It was a surprising Friday. As we are now well aware, Mitt Romney’s conference call with key supporters was not to “fire up the base” for another presidential run but rather to inform his listeners that he will not pursue the White House for a third time. As expected, much speculation is occurring as to how this development affects the remaining GOP presidential aspirants.
Many believe that the greatest beneficiary of Romney’s departure is former Florida governor, Jeb Bush; the impending battle between these two principals was commonly labeled as a fight for the heart of the Republican establishment. But, that may not be so readily apparent. Reports show that Romney, on the night of his announcement, actually met with New Jersey Gov. Chris Christie and not Bush. Though it is not known what Romney and Christie specifically discussed Friday evening, it is near certain that the conversation was not about helping Bush.

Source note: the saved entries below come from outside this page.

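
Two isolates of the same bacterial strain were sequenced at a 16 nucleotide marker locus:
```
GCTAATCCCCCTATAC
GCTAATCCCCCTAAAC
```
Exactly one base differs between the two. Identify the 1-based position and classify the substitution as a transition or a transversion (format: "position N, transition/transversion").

The sequences differ only at position 14: T→A (pyrimidine→purine), a transversion.

position 14, transversion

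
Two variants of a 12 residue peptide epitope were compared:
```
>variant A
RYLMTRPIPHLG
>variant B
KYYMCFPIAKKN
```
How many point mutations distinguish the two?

8

Comparing position by position, 8 positions differ: 1 (R/K), 3 (L/Y), 5 (T/C), 6 (R/F), 9 (P/A), 10 (H/K), 11 (L/K), 12 (G/N).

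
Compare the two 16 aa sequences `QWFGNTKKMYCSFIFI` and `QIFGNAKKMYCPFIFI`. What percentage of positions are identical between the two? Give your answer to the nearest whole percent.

81%

Mismatches at positions 2, 6, 12 (1-based): 3 of 16.
Identical positions: 13/16 = 81.25% → 81%.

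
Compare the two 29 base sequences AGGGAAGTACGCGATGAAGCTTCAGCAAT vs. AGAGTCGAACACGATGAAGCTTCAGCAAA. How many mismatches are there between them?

6

Mismatches (1-based): position 3: G→A; position 5: A→T; position 6: A→C; position 8: T→A; position 11: G→A; position 29: T→A.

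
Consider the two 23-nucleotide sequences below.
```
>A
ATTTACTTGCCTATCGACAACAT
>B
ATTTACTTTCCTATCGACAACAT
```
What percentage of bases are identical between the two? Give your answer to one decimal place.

95.7%

1 position differs (9), so 22 of 23 match: 22/23 = 95.65%.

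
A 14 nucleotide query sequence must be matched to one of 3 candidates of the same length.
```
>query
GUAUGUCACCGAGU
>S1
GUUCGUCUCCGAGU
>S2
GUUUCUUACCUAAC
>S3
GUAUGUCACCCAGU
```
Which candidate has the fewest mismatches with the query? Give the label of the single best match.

S1 differs at 3 bases; S2 differs at 6 bases; S3 differs at 1 base. The closest is S3.

S3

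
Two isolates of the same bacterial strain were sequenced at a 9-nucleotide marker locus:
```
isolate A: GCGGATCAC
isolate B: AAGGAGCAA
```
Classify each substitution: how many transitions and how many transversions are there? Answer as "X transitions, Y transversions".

1 transition, 3 transversions

Mismatches (1-based):
base 1: G→A (purine→purine, transition)
base 2: C→A (pyrimidine→purine, transversion)
base 6: T→G (pyrimidine→purine, transversion)
base 9: C→A (pyrimidine→purine, transversion)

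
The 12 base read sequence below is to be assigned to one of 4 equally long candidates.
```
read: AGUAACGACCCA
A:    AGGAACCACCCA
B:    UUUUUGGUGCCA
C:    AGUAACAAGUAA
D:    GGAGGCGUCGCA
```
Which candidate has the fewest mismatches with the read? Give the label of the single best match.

A differs at 2 sites; B differs at 7 sites; C differs at 4 sites; D differs at 6 sites. The closest is A.

A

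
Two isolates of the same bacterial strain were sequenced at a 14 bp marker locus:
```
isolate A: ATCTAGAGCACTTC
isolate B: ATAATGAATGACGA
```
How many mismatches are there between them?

The sequences differ at sites 3, 4, 5, 8, 9, 10, 11, 12, 13, 14 (1-based) — 10 in total.

10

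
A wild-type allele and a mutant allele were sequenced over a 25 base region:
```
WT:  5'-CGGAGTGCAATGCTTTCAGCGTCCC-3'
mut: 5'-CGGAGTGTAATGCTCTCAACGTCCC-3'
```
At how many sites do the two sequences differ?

3

Comparing position by position, 3 sites differ: 8 (C/T), 15 (T/C), 19 (G/A).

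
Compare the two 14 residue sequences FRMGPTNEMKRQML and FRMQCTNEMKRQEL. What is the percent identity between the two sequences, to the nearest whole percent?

Mismatches at positions 4, 5, 13 (1-based): 3 of 14.
Identical positions: 11/14 = 78.57% → 79%.

79%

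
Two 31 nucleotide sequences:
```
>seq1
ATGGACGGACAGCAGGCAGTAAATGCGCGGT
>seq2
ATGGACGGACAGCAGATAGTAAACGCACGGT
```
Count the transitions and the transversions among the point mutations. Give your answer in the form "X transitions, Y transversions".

4 transitions, 0 transversions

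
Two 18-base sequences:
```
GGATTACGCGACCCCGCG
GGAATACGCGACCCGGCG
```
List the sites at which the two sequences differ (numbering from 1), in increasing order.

Differences at site 4 (T→A), site 15 (C→G).

4, 15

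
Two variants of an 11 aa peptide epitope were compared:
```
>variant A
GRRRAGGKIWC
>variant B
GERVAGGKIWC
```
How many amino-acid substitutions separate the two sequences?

2

Mismatches (1-based): residue 2: R→E; residue 4: R→V.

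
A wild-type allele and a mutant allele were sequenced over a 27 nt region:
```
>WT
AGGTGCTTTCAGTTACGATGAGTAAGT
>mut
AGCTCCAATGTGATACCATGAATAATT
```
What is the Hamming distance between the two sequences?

10

Comparing position by position, 10 bases differ: 3 (G/C), 5 (G/C), 7 (T/A), 8 (T/A), 10 (C/G), 11 (A/T), 13 (T/A), 17 (G/C), 22 (G/A), 26 (G/T).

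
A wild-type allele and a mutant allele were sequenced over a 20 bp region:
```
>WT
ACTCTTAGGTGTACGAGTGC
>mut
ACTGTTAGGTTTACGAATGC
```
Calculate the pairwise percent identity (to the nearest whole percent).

85%

3 positions differ (4, 11, 17), so 17 of 20 match: 17/20 = 85%.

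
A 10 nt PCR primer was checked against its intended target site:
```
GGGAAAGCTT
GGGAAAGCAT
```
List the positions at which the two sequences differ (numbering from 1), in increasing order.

Scanning 1-based: 9: T/A.

9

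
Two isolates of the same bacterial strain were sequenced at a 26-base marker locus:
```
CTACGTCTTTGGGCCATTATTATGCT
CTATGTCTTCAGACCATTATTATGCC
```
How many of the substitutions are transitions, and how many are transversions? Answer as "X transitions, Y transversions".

5 transitions, 0 transversions

Mismatches (1-based):
base 4: C→T (pyrimidine→pyrimidine, transition)
base 10: T→C (pyrimidine→pyrimidine, transition)
base 11: G→A (purine→purine, transition)
base 13: G→A (purine→purine, transition)
base 26: T→C (pyrimidine→pyrimidine, transition)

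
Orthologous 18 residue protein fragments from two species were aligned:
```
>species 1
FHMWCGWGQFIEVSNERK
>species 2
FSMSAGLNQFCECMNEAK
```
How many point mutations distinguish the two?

The sequences differ at residues 2, 4, 5, 7, 8, 11, 13, 14, 17 (1-based) — 9 in total.

9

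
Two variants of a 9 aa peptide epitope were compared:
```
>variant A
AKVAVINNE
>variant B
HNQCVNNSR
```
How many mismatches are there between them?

7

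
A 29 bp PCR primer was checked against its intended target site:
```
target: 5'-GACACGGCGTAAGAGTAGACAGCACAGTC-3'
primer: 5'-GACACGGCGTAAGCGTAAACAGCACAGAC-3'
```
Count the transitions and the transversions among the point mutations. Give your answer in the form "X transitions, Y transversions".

1 transition, 2 transversions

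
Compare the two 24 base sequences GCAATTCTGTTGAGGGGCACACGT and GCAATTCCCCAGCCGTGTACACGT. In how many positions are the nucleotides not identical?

Comparing position by position, 8 positions differ: 8 (T/C), 9 (G/C), 10 (T/C), 11 (T/A), 13 (A/C), 14 (G/C), 16 (G/T), 18 (C/T).

8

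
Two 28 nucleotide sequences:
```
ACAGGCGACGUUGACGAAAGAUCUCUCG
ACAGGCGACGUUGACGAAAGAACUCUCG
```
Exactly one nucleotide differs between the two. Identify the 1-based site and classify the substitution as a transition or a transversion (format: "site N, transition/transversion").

Site 22 changes U→A. U is a pyrimidine and A is a purine, so this is a transversion.

site 22, transversion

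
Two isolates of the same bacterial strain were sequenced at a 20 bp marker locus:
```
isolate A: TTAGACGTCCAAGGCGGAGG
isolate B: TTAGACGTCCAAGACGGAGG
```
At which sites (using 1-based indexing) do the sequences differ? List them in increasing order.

Scanning 1-based: 14: G/A.

14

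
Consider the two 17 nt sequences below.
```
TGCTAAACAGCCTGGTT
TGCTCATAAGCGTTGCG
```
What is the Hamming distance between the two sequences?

7

The sequences differ at positions 5, 7, 8, 12, 14, 16, 17 (1-based) — 7 in total.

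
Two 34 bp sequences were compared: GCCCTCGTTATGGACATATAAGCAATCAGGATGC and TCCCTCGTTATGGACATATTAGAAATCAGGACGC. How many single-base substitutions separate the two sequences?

Comparing position by position, 4 sites differ: 1 (G/T), 20 (A/T), 23 (C/A), 32 (T/C).

4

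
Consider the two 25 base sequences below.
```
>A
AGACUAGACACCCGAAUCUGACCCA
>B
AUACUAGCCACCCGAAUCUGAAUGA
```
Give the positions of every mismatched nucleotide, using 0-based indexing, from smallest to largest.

Differences at position 1 (G→U), position 7 (A→C), position 21 (C→A), position 22 (C→U), position 23 (C→G).

1, 7, 21, 22, 23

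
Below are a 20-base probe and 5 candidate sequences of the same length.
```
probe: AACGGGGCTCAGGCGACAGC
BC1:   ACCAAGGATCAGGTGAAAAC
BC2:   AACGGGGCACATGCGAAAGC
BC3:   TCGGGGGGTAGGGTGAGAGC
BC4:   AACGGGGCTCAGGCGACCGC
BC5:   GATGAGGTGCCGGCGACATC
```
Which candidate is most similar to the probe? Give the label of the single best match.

BC4

BC1 differs at 7 sites; BC2 differs at 3 sites; BC3 differs at 8 sites; BC4 differs at 1 site; BC5 differs at 7 sites. The closest is BC4.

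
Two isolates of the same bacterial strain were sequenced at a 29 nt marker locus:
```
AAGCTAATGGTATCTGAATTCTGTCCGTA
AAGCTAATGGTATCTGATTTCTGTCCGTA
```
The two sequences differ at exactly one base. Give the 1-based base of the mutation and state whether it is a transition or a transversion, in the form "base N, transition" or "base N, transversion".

Base 18 changes A→T. A is a purine and T is a pyrimidine, so this is a transversion.

base 18, transversion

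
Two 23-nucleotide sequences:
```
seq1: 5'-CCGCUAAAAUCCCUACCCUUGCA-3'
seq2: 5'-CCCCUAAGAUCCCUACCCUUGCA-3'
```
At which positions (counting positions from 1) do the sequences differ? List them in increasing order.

3, 8

Differences at position 3 (G→C), position 8 (A→G).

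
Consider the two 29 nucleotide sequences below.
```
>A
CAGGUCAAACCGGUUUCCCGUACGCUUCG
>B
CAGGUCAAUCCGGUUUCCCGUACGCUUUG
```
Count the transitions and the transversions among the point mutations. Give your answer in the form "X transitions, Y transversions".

Transitions (purine↔purine or pyrimidine↔pyrimidine): 28 C→U.
Transversions (purine↔pyrimidine): 9 A→U.

1 transition, 1 transversion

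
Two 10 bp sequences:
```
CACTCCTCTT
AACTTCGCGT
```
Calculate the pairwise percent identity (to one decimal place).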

Romney’s decision not to run is likely a positive one for the former Massachusetts governor and Republican presidential nominee, himself. Though leading in virtually every early GOP poll, Romney’s margin was far below what one would expect for a reigning presidential nominee. In most surveys, he never broke even 30 percent, meaning seven out of every 10 Republicans polled were consistently choosing someone other than Romney.
Compare this pattern to that of Hillary Clinton, the presumed Democratic nominee. She routinely breaks 50 percent and without Sen. Elizabeth Warren (D-MA) included on the ballot test, the former first lady’s support level tops 60 percent.
Additionally, we need only to go back to the 2012 primaries and caucuses to see former Sen. Rick Santorum (R-PA), with little in the way of money and weak to the degree that he wasn’t even a factor in his home state, defeating Romney in eleven nomination events. Therefore, against a sub-standard Republican field three years ago, Romney had a difficult time. Chances are, he would have fared worse this time.
Irrespective of how Romney’s decision affects the eventual Bush and Christie campaigns, his absence from the field causes a void; an abyss that some of the newcomer candidates hope to fill. In fact, even Romney himself said, in a veiled slap at Bush, that the party needs to turn to a new leader and nominate a candidate from among the up and coming Republican stars that will be in this stable of 2016 presidential candidates.
One potential contender that a Romney-less field helps is Kentucky Sen. Rand Paul. Beginning to feel squeezed between Romney and Bush to his left and Wisconsin Gov. Scott Walker, Florida Sen. Marco Rubio, and ex-Arkansas governor and presidential candidate Mike Huckabee to his right, Sen. Paul now has a chance of doing some open field running in hopes of attracting a substantial number of Romney base supporters.
While it is likely that Bush will assume the early polling lead after Romney’s departure, his advantage is likely to be tepid. No candidate seems to feel that Bush’s presence is so daunting to cause he or she to back away – Bush in the race is clearly not why Romney declined to run – thus, we can continue to expect a very large number of Republican candidates. This means a very fragmented field where no one might gain a clear advantage throughout the nomination season. If so, then an open Republican convention becomes a distinct possibility.
Eventually, the combined weight of the other candidates could topple Bush, meaning that someone other than the presidential son and brother could become the GOP nominee when the Republican National Convention gavel falls in Cleveland during the summer of 2016. Therefore, while Romney’s passive decision announced Friday seems to help Bush today, in actuality, this could be the first in a series of dominoes to fall that instead may pave the way for an alternative candidate to come forth and claim the nomination prize.